Joy is love. And Love is joy.
Jesus said, “As the Father has loved me, so I have loved you.” Now the very same love Jesus received from God is offered to us if we want it. The joy Jesus is offering us is grounded in God’s love for us.
God is love. And love is relational.
So the first step to complete joy begins with a relationship with Jesus who wants to share God’s love with you.
And where God’s love is, God’s joy abounds.
Jesus knows that all who abide in him will have their hearts open like his - always ready to receive the outpouring of God’s grace in the most unexpected ways.
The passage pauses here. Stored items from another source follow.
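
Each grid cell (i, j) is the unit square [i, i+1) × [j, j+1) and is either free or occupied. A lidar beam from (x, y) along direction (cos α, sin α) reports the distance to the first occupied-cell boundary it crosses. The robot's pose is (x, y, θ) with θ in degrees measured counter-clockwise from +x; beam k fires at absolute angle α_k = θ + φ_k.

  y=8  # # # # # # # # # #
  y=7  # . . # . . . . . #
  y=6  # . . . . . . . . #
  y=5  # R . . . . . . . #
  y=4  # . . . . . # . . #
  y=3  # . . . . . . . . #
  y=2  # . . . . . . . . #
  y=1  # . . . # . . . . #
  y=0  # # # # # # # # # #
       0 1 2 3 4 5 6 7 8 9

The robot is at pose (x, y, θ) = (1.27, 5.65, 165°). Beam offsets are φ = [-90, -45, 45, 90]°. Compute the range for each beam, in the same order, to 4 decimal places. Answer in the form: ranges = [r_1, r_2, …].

beam 1: φ=-90°, α=75°
  d=(0.2588,0.9659)  start (1,5)  tX=2.8205 tY=0.3623  stride 1/|dx|=3.8637 1/|dy|=1.0353
    cross y-line → (1,6), t=0.3623
    cross y-line → (1,7), t=1.3976
    cross y-line → (1,8), t=2.4329 (wall)
  → r_1 = 2.4329
beam 2: φ=-45°, α=120°
  d=(-0.5000,0.8660)  start (1,5)  tX=0.5400 tY=0.4041  stride 1/|dx|=2.0000 1/|dy|=1.1547
    cross y-line → (1,6), t=0.4041
    cross x-line → (0,6), t=0.5400 (wall)
  → r_2 = 0.5400
beam 3: φ=45°, α=210°
  d=(-0.8660,-0.5000)  start (1,5)  tX=0.3118 tY=1.3000  stride 1/|dx|=1.1547 1/|dy|=2.0000
    cross x-line → (0,5), t=0.3118 (wall)
  → r_3 = 0.3118
beam 4: φ=90°, α=255°
  d=(-0.2588,-0.9659)  start (1,5)  tX=1.0432 tY=0.6729  stride 1/|dx|=3.8637 1/|dy|=1.0353
    cross y-line → (1,4), t=0.6729
    cross x-line → (0,4), t=1.0432 (wall)
  → r_4 = 1.0432

ranges = [2.4329, 0.5400, 0.3118, 1.0432]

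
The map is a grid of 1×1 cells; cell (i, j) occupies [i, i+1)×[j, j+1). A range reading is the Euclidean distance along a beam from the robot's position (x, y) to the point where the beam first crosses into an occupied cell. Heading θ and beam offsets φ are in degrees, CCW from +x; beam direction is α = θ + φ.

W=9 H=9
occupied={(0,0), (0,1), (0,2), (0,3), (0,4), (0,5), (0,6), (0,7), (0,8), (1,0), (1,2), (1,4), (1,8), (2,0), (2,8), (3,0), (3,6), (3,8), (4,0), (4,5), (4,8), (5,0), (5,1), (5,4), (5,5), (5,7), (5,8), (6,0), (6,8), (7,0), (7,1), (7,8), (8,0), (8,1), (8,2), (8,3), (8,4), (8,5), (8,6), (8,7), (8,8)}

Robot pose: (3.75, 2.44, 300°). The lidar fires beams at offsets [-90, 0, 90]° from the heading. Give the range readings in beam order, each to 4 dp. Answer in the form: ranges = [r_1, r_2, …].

ranges = [2.8800, 1.6628, 4.9075]

beam 1: φ=-90°, α=210°
  cosα=-0.8660 sinα=-0.5000 | (3,2) | tMaxX 0.8660 tMaxY 0.8800 | tΔX 1.1547 tΔY 2.0000
    t=0.8660 [x] (2,2)
    t=0.8800 [y] (2,1)
    t=2.0207 [x] (1,1)
    t=2.8800 [y] (1,0) — stop
  → r_1 = 2.8800
beam 2: φ=0°, α=300°
  cosα=0.5000 sinα=-0.8660 | (3,2) | tMaxX 0.5000 tMaxY 0.5081 | tΔX 2.0000 tΔY 1.1547
    t=0.5000 [x] (4,2)
    t=0.5081 [y] (4,1)
    t=1.6628 [y] (4,0) — stop
  → r_2 = 1.6628
beam 3: φ=90°, α=30°
  cosα=0.8660 sinα=0.5000 | (3,2) | tMaxX 0.2887 tMaxY 1.1200 | tΔX 1.1547 tΔY 2.0000
    t=0.2887 [x] (4,2)
    t=1.1200 [y] (4,3)
    t=1.4434 [x] (5,3)
    t=2.5981 [x] (6,3)
    t=3.1200 [y] (6,4)
    t=3.7528 [x] (7,4)
    t=4.9075 [x] (8,4) — stop
  → r_3 = 4.9075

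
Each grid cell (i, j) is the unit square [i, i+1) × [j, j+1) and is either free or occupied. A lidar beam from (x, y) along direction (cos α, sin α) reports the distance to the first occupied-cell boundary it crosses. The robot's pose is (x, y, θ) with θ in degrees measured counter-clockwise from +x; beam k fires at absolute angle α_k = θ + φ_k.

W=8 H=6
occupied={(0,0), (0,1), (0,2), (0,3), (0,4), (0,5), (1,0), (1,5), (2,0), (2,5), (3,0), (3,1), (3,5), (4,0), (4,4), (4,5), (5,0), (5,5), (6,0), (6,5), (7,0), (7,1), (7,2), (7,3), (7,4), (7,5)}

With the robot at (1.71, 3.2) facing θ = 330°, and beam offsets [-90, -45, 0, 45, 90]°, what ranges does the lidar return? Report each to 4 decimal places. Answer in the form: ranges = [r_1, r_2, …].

beam 1: φ=-90°, α=240°
  d=(-0.5000,-0.8660)  start (1,3)  tX=1.4200 tY=0.2309  stride 1/|dx|=2.0000 1/|dy|=1.1547
    cross y-line → (1,2), t=0.2309
    cross y-line → (1,1), t=1.3856
    cross x-line → (0,1), t=1.4200 (wall)
  → r_1 = 1.4200
beam 2: φ=-45°, α=285°
  d=(0.2588,-0.9659)  start (1,3)  tX=1.1205 tY=0.2071  stride 1/|dx|=3.8637 1/|dy|=1.0353
    cross y-line → (1,2), t=0.2071
    cross x-line → (2,2), t=1.1205
    cross y-line → (2,1), t=1.2423
    cross y-line → (2,0), t=2.2776 (wall)
  → r_2 = 2.2776
beam 3: φ=0°, α=330°
  d=(0.8660,-0.5000)  start (1,3)  tX=0.3349 tY=0.4000  stride 1/|dx|=1.1547 1/|dy|=2.0000
    cross x-line → (2,3), t=0.3349
    cross y-line → (2,2), t=0.4000
    cross x-line → (3,2), t=1.4896
    cross y-line → (3,1), t=2.4000 (wall)
  → r_3 = 2.4000
beam 4: φ=45°, α=15°
  d=(0.9659,0.2588)  start (1,3)  tX=0.3002 tY=3.0910  stride 1/|dx|=1.0353 1/|dy|=3.8637
    cross x-line → (2,3), t=0.3002
    cross x-line → (3,3), t=1.3355
    cross x-line → (4,3), t=2.3708
    cross y-line → (4,4), t=3.0910 (wall)
  → r_4 = 3.0910
beam 5: φ=90°, α=60°
  d=(0.5000,0.8660)  start (1,3)  tX=0.5800 tY=0.9238  stride 1/|dx|=2.0000 1/|dy|=1.1547
    cross x-line → (2,3), t=0.5800
    cross y-line → (2,4), t=0.9238
    cross y-line → (2,5), t=2.0785 (wall)
  → r_5 = 2.0785

ranges = [1.4200, 2.2776, 2.4000, 3.0910, 2.0785]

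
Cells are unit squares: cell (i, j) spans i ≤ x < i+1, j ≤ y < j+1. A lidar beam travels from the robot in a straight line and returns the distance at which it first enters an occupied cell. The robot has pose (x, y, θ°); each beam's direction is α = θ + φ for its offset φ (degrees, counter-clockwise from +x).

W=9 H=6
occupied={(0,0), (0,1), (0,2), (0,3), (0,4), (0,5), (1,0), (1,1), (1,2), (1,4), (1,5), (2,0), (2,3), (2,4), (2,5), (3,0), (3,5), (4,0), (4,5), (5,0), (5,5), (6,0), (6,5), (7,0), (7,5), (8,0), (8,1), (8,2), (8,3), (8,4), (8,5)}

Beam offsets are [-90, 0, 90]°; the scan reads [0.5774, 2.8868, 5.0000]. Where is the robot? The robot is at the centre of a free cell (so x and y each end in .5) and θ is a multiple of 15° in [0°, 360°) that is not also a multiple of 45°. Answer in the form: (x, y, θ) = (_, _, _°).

(x, y, θ) = (3.5, 3.5, 240°)

Enumerate (i+0.5, j+0.5, θ) over the 23 free cells and 16 admissible headings. For each, cast all 3 beams and compare to the given ranges.
  (6.5, 4.5, 75°): beam 1 = 1.5529 ≠ 0.5774 ✗
  (6.5, 2.5, 165°): beam 1 = 2.5882 ≠ 0.5774 ✗
  (5.5, 1.5, 240°): beam 1 = 3.0000 ≠ 0.5774 ✗
  …
  (3.5, 3.5, 240°): r_1=0.5774, r_2=2.8868, r_3=5.0000 — all match ✓
Unique over the lattice → pose = (3.5, 3.5, 240°).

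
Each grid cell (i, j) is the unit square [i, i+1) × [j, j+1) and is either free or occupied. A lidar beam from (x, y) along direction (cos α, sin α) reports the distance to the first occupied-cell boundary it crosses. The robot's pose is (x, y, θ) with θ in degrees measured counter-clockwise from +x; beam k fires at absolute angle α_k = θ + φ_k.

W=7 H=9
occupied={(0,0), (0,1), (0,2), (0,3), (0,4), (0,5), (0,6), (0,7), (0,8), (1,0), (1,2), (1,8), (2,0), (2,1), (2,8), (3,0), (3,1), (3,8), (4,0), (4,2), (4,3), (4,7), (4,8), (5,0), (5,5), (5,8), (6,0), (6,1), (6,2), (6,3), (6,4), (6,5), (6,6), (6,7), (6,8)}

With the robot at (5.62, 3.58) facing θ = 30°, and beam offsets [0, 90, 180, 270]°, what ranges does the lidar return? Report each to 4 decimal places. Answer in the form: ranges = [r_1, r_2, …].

ranges = [0.4388, 5.1038, 0.7159, 0.7600]

beam 1: φ=0°, α=30°
  cosα=0.8660 sinα=0.5000 | (5,3) | tMaxX 0.4388 tMaxY 0.8400 | tΔX 1.1547 tΔY 2.0000
    t=0.4388 [x] (6,3) — stop
  → r_1 = 0.4388
beam 2: φ=90°, α=120°
  cosα=-0.5000 sinα=0.8660 | (5,3) | tMaxX 1.2400 tMaxY 0.4850 | tΔX 2.0000 tΔY 1.1547
    t=0.4850 [y] (5,4)
    t=1.2400 [x] (4,4)
    t=1.6397 [y] (4,5)
    t=2.7944 [y] (4,6)
    t=3.2400 [x] (3,6)
    t=3.9491 [y] (3,7)
    t=5.1038 [y] (3,8) — stop
  → r_2 = 5.1038
beam 3: φ=180°, α=210°
  cosα=-0.8660 sinα=-0.5000 | (5,3) | tMaxX 0.7159 tMaxY 1.1600 | tΔX 1.1547 tΔY 2.0000
    t=0.7159 [x] (4,3) — stop
  → r_3 = 0.7159
beam 4: φ=270°, α=300°
  cosα=0.5000 sinα=-0.8660 | (5,3) | tMaxX 0.7600 tMaxY 0.6697 | tΔX 2.0000 tΔY 1.1547
    t=0.6697 [y] (5,2)
    t=0.7600 [x] (6,2) — stop
  → r_4 = 0.7600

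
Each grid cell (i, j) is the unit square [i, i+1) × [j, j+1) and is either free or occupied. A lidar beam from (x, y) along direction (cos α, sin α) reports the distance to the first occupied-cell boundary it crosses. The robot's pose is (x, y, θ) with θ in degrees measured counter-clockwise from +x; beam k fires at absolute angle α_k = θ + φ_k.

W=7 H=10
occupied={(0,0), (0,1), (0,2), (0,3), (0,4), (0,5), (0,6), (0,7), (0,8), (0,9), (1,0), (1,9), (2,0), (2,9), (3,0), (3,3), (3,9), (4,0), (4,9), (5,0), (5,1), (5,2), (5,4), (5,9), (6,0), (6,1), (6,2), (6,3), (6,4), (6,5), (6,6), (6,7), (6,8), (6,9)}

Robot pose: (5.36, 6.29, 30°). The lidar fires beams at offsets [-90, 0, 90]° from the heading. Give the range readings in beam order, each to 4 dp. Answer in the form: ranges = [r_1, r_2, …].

beam 1: φ=-90°, α=300°
  cosα=0.5000 sinα=-0.8660 | (5,6) | tMaxX 1.2800 tMaxY 0.3349 | tΔX 2.0000 tΔY 1.1547
    t=0.3349 [y] (5,5)
    t=1.2800 [x] (6,5) — stop
  → r_1 = 1.2800
beam 2: φ=0°, α=30°
  cosα=0.8660 sinα=0.5000 | (5,6) | tMaxX 0.7390 tMaxY 1.4200 | tΔX 1.1547 tΔY 2.0000
    t=0.7390 [x] (6,6) — stop
  → r_2 = 0.7390
beam 3: φ=90°, α=120°
  cosα=-0.5000 sinα=0.8660 | (5,6) | tMaxX 0.7200 tMaxY 0.8198 | tΔX 2.0000 tΔY 1.1547
    t=0.7200 [x] (4,6)
    t=0.8198 [y] (4,7)
    t=1.9745 [y] (4,8)
    t=2.7200 [x] (3,8)
    t=3.1292 [y] (3,9) — stop
  → r_3 = 3.1292

ranges = [1.2800, 0.7390, 3.1292]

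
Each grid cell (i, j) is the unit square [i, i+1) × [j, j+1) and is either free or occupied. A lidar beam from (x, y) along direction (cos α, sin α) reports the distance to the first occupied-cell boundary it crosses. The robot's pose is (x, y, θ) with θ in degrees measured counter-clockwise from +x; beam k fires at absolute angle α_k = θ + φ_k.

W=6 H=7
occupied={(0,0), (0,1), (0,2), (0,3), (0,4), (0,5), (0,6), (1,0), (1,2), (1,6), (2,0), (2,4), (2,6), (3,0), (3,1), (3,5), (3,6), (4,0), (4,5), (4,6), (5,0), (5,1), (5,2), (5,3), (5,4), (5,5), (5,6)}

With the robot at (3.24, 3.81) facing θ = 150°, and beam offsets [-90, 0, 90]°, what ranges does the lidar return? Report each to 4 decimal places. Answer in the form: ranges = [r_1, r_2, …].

ranges = [1.3741, 0.3800, 3.2447]

beam 1: φ=-90°, α=60°
  d=(0.5000,0.8660)  start (3,3)  tX=1.5200 tY=0.2194  stride 1/|dx|=2.0000 1/|dy|=1.1547
    cross y-line → (3,4), t=0.2194
    cross y-line → (3,5), t=1.3741 (wall)
  → r_1 = 1.3741
beam 2: φ=0°, α=150°
  d=(-0.8660,0.5000)  start (3,3)  tX=0.2771 tY=0.3800  stride 1/|dx|=1.1547 1/|dy|=2.0000
    cross x-line → (2,3), t=0.2771
    cross y-line → (2,4), t=0.3800 (wall)
  → r_2 = 0.3800
beam 3: φ=90°, α=240°
  d=(-0.5000,-0.8660)  start (3,3)  tX=0.4800 tY=0.9353  stride 1/|dx|=2.0000 1/|dy|=1.1547
    cross x-line → (2,3), t=0.4800
    cross y-line → (2,2), t=0.9353
    cross y-line → (2,1), t=2.0900
    cross x-line → (1,1), t=2.4800
    cross y-line → (1,0), t=3.2447 (wall)
  → r_3 = 3.2447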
An old friend of mine has taken up a new relationship with Christ. At first her joy ebbed and flowed in and out of a temporary euphoric state as she grasped with trying to understand God’s grace. And how that grace fits into her life.
In the last few weeks I’ve receive numerous text messages from her with nothing but crying emojis in the text box. She opened her heart, and made herself vulnerable to God’s love that is being poured into her life in abundance. She never knew such love was possible – at least not for someone like herself. Her tears are her joy!
God’s love catches us off guard. And as Darlene is discovering, this intoxicating, euphoric, and no-strings attached happiness is hard to contain. Her joy can’t help but to affect Others.
Another post read, “Joy is smiling at a stranger and having them smile back!” A smile is an invitation to joy – it can reach heaven through the heart.
And so a relationship with Jesus is an invitation for us to create a relationship with others.
Can you think of a time when you were invited into a group and how it made you feel when they wanted to know about you? It produces joy, a smile on your heart, right?
I remember when Barbara Brown Taylor, a wonderful author and amazing theologian, invited me sit with her because she wanted my opinion for a class she was teaching at Piedmont College. My heart leapt with joy. Because of her invitation, I felt like I was somebody.
When we abide in Christ, we learn how to welcome people with a compassionate heart, help strangers with loving hands, see the other with compassionate eyes, and listen with compassionate ears. It’s in this loving of one another that causes God’s heart to smile with joy.
Jesus said, “Bear good fruit that will last, so God will give you whatever you ask in my name.” Complete joy is God’s gift for You.
Jesus said, “Love one another just as I have loved you.” Think about that for a second. You are love (present tense). And You are loved (past tense). You are both the giver and the receiver. Love must flow both towards and from you to experience and enjoy its full effects. The Law of Flow is this: “Love One Another.”
In order for this to work you must be grounded in the sure and certain truth that God loves you – in spite of who you think you are.
I’ll admit I still have trouble accepting this. I often feel unworthy or undeserving of such love & grace. In my moments of doubt, God reminds me of the sacrifice one made for me, not so I would live with guilt and shame, but so I could have grace and life. It’s in this recognition my eyes well up with crying emojis.
No matter whatever has gone horribly wrong in your life, your failures and rebellion, your hardened heart...in spite of what’s been done to you or what you’ve done, God has made peace with you.
And invites you and me to experience unbounded joy; “the wholeness of emotion satisfied, a swelling of the heart, a filling up of the soul and a bursting at the seams kind of feeling.”
This complete, eternal Joy begins with Jesus who came to be with us and invited us to be with him.
Jesus joyfully gave his life for Others so we might to experience eternal life with him; including people inside and outside his social circle; the strangers, the awkward, the dirty and gross. We are all welcome to abide in him.
Including You. Especially you. You are the joy of God’s heart! And if Easter has taught us anything, it’s that God will do anything for you.
Now it’s your turn, as Paul writes in Philippians 3, to “live up to what we’ve already attained.”